Member of the Gauteng Executive Council for Agriculture, Rural Development and Social Development
- In office June 2009 – 2012 (for Agriculture and Rural Development 2012 – May 2014 (with Social Development)
- Premier: Nomvula Mokonyane
- Preceded by: Nomantu Nkomo-Ralehoko
- Succeeded by: Faith Mazibuko (for Agriculture, Environment, Rural Development and Social Development)

Personal details
- Born: Senaoane, Soweto Transvaal, South Africa
- Party: African National Congress
- Alma mater: Kwaluseni University Wits University

= Nandi Mayathula-Khoza =

South African politician

Nandi Mayathula-Khoza is a South African politician who was a member of the Gauteng Executive Council from 2009 to 2019, most proximately as Member of the Executive Council for Social Development under Premier David Makhura from 2016 to 2019. She left the Gauteng Provincial Legislature in the 2019 general election and in 2021 was appointed chairperson of the board of South Africa's Central Drug Authority.

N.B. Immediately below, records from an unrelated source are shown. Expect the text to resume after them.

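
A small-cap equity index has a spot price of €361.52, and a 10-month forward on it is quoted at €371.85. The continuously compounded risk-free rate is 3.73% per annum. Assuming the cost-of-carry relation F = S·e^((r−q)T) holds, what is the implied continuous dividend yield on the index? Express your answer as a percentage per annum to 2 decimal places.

0.35%

From F = S·e^((r−q)T): (r − q) = ln(F/S)/T
ln(371.85/361.52) = ln(1.028574) = 0.028173
(r − q) = 0.028173 / (10/12) = 0.033808
q = r − ln(F/S)/T = 0.0373 − 0.033808 = 0.003492
q = 0.35%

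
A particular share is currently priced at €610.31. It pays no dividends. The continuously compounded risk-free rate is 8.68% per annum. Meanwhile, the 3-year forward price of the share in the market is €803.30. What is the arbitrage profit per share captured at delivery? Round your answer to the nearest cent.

€11.45 per share

Fair forward: F* = S·e^(carry·T), with carry = r = 0.0868
F* = 610.31 · e^(0.0868 × 3) = 610.31 · e^0.260400 = 610.31 × 1.297449 = €791.8461
Market €803.30 > fair €791.8461: forward overpriced → cash-and-carry (buy spot, short the forward).
At maturity, profit = |F_mkt − F*| = |803.30 − 791.8461| = €11.45 per share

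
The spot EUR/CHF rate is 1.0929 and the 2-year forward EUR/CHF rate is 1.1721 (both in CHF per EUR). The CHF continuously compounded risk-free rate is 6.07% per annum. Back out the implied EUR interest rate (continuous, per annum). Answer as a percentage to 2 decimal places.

2.57%

F = S·e^((r_CHF − r_EUR)T) ⇒ r_EUR = r_CHF − ln(F/S)/T
ln(1.1721/1.0929) = 0.069962; /(2) = 0.034981
r_EUR = 0.0607 − 0.034981 = 0.025719
r_EUR = 2.57%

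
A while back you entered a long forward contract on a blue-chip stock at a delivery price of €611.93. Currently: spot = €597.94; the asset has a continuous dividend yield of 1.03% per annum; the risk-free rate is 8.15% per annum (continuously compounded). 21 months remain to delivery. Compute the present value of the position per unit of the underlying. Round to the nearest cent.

€56.67

Current fair forward for the remaining 21 months: F = S·e^((r − q)·T), (r − q) = 0.0815 − 0.0103 = 0.0712
F = 597.94 · e^(0.0712 × 21/12) = 597.94 × 1.132695 = 677.2836
Value of long forward = (F − K)·e^(−rT) = (677.2836 − 611.93) · e^(−0.0815·21/12)
= 65.3536 × 0.867079 = 56.67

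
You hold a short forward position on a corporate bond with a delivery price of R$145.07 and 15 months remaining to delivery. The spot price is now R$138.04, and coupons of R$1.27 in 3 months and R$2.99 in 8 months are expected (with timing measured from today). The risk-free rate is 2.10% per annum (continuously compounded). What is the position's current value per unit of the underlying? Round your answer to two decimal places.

R$7.48

PV(remaining coupons) I = 1.27·e^(−0.0210·3/12) + 2.99·e^(−0.0210·8/12) = 4.2118
Current forward F = (S − I)·e^(rT) = (138.04 − 4.2118)·e^(0.0210·15/12) = 133.8282 × 1.026598 = 137.3878
Value (long) = (F − K)·e^(−rT) = (137.3878 − 145.07) × 0.974092 = -7.4832
Short position value = −(long value) = R$7.48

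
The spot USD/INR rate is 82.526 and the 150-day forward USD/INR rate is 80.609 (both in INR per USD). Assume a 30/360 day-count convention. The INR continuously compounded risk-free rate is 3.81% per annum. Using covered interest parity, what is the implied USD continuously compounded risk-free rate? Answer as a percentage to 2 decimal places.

9.45%

F = S·e^((r_INR − r_USD)T) ⇒ r_USD = r_INR − ln(F/S)/T
ln(80.609/82.526) = -0.023503; /(150/360) = -0.056407
r_USD = 0.0381 + 0.056407 = 0.094507
r_USD = 9.45%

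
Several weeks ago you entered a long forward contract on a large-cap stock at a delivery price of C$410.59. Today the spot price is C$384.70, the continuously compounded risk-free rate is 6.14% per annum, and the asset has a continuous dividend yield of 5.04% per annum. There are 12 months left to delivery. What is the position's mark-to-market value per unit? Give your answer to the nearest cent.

Current fair forward for the remaining 12 months: F = S·e^((r − q)·T), (r − q) = 0.0614 − 0.0504 = 0.0110
F = 384.70 · e^(0.0110 × 12/12) = 384.70 × 1.011061 = 388.9552
Value of long forward = (F − K)·e^(−rT) = (388.9552 − 410.59) · e^(−0.0614·12/12)
= -21.6348 × 0.940447 = -20.35

-C$20.35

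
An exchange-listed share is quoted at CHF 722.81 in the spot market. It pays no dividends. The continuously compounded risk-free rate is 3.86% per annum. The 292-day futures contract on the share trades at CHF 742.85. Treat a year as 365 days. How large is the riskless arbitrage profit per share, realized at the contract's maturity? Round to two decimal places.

Fair futures: F* = S·e^(carry·T), with carry = r = 0.0386
F* = 722.81 · e^(0.0386 × 292/365) = 722.81 · e^0.030880 = 722.81 × 1.031362 = CHF 745.4788
Market CHF 742.85 < fair CHF 745.4788: forward underpriced → reverse cash-and-carry (short spot, go long the forward).
At maturity, profit = |F_mkt − F*| = |742.85 − 745.4788| = CHF 2.63 per share

CHF 2.63 per share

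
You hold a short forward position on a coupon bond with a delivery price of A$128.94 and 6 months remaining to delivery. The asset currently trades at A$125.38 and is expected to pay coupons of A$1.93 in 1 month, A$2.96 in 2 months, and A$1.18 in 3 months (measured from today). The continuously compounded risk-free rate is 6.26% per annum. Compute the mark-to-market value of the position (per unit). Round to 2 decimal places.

PV(remaining coupons) I = 1.93·e^(−0.0626·1/12) + 2.96·e^(−0.0626·2/12) + 1.18·e^(−0.0626·3/12) = 6.0109
Current forward F = (S − I)·e^(rT) = (125.38 − 6.0109)·e^(0.0626·6/12) = 119.3691 × 1.031795 = 123.1644
Value (long) = (F − K)·e^(−rT) = (123.1644 − 128.94) × 0.969185 = -5.5976
Short position value = −(long value) = A$5.60

A$5.60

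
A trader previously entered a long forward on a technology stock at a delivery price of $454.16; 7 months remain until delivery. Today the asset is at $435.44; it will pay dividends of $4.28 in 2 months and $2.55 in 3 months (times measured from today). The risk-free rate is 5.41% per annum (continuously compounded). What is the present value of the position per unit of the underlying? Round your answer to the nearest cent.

PV(remaining dividends) I = 4.28·e^(−0.0541·2/12) + 2.55·e^(−0.0541·3/12) = 6.7573
Current forward F = (S − I)·e^(rT) = (435.44 − 6.7573)·e^(0.0541·7/12) = 428.6827 × 1.032062 = 442.4271
Value (long) = (F − K)·e^(−rT) = (442.4271 − 454.16) × 0.968934 = -11.3684
Value = -$11.37

-$11.37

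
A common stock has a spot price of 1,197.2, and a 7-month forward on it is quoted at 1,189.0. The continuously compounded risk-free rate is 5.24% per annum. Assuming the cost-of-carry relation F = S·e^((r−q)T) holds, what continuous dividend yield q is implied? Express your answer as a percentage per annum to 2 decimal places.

6.42%

From F = S·e^((r−q)T): (r − q) = ln(F/S)/T
ln(1189.0/1197.2) = ln(0.993151) = -0.006873
(r − q) = -0.006873 / (7/12) = -0.011782
q = r − ln(F/S)/T = 0.0524 + 0.011782 = 0.064182
q = 6.42%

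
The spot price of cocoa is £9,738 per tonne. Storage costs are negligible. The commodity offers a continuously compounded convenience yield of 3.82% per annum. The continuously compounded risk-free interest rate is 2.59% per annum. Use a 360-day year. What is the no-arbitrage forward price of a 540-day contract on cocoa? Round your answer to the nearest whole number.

£9,560 per tonne

Net carry = r + u − y = 0.0259 + 0.0000 − 0.0382 = -0.0123
F = S·e^((r+u−y)T) = 9738 · e^(-0.0123 × 540/360) = 9738 · e^-0.018450
= 9738 × 0.981719 = £9,560 per tonne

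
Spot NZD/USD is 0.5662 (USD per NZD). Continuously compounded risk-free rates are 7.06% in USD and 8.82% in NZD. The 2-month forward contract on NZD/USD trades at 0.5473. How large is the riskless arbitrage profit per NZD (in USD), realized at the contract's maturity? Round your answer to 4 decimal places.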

== Early life and education ==
Mayathula-Khoza was born and raised in Senaoane in Soweto in the former Transvaal, now part of Gauteng province. Her parents are Monica Mayathula, a school teacher, and Reverend Castro Mayathula, a Black Consciousness activist. She participated in the 1976 Soweto uprising and in 1977 went into exile in Swaziland. She finished high school in Swaziland and completed a Bachelor of Science at Kwaluseni University; she later received a Bachelor of Education from Wits University. In the late 1980s, after her parents died, she returned to South Africa, where she was involved in the anti-apartheid movement. She formally joined the African National Congress (ANC) after it was unbanned in the 1990s. She also worked as a teacher and then as a community development facilitator.

== Political career ==
When apartheid ended in 1994, Mayathula-Khoza was elected to represent the ANC as a councillor in Johannesburg. She was later elected as Mayor of Soweto in 1997 and as inaugural Speaker of the City of Johannesburg council in 2000. After that she remained a local councillor and was a Member of the Mayoral Committee in Johannesburg. She chaired the board of Rand Water for four years.

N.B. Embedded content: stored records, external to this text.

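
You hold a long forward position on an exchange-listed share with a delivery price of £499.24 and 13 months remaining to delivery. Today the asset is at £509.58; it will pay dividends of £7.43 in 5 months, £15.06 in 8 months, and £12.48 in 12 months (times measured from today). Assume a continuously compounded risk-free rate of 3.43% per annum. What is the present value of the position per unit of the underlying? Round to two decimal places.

-£5.55

PV(remaining dividends) I = 7.43·e^(−0.0343·5/12) + 15.06·e^(−0.0343·8/12) + 12.48·e^(−0.0343·12/12) = 34.1033
Current forward F = (S − I)·e^(rT) = (509.58 − 34.1033)·e^(0.0343·13/12) = 475.4767 × 1.037857 = 493.4768
Value (long) = (F − K)·e^(−rT) = (493.4768 − 499.24) × 0.963524 = -5.5530
Value = -£5.55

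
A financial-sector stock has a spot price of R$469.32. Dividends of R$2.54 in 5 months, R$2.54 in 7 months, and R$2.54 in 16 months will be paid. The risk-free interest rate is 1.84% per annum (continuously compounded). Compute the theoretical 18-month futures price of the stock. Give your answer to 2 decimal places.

R$474.73

PV(dividends) I = 2.54·e^(−0.0184·5/12) + 2.54·e^(−0.0184·7/12) + 2.54·e^(−0.0184·16/12)
I = 2.5206 + 2.5129 + 2.4784 = 7.5119
F = (S − I)·e^(rT) = (469.32 − 7.5119) · e^(0.0184·18/12)
= 461.8081 · e^0.027600 = 461.8081 × 1.027984 = R$474.73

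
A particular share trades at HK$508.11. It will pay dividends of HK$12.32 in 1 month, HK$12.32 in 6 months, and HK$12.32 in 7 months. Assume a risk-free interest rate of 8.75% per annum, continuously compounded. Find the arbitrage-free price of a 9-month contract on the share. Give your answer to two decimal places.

PV(dividends) I = 12.32·e^(−0.0875·1/12) + 12.32·e^(−0.0875·6/12) + 12.32·e^(−0.0875·7/12)
I = 12.2305 + 11.7926 + 11.7069 = 35.7300
F = (S − I)·e^(rT) = (508.11 − 35.7300) · e^(0.0875·9/12)
= 472.3800 · e^0.065625 = 472.3800 × 1.067826 = HK$504.42

HK$504.42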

In early June 2009, Nomvula Mokonyane, then the Premier of Gauteng, appointed Mayathula-Khoza to the Gauteng Executive Council as Member of the Executive Council (MEC) for Agriculture and Rural Development; she succeeded Nomantu Nkomo-Ralehoko, who had resigned shortly after being appointed to the office in May following the 2009 general election. Mayathula-Khoza was MEC for Agriculture and Rural Development until the 2014 general election, with social development added to her portfolio from 2012.

Pursuant to the 2014 election, she was re-elected to her seat in the Gauteng Provincial Legislature, ranked 13th on the ANC's party list, and newly elected Premier David Makhura appointed her MEC for Infrastructure Development in his new Executive Council. On 2 February 2016, Makhura announced a reshuffle in which Mayathula-Khoza was moved to the social development portfolio.

Mayathula-Khoza did not seek re-election to the provincial legislature in the 2019 general election; she said that she intended to leave government to complete a Master's degree and establish a charitable foundation, although she remained active in her local ANC branch, Gauteng's Mzala branch. In May 2021, she was appointed chairperson of the board of the Central Drug Authority.

== Personal life ==
As of 2009, Mayathula-Khoza was married and had four children.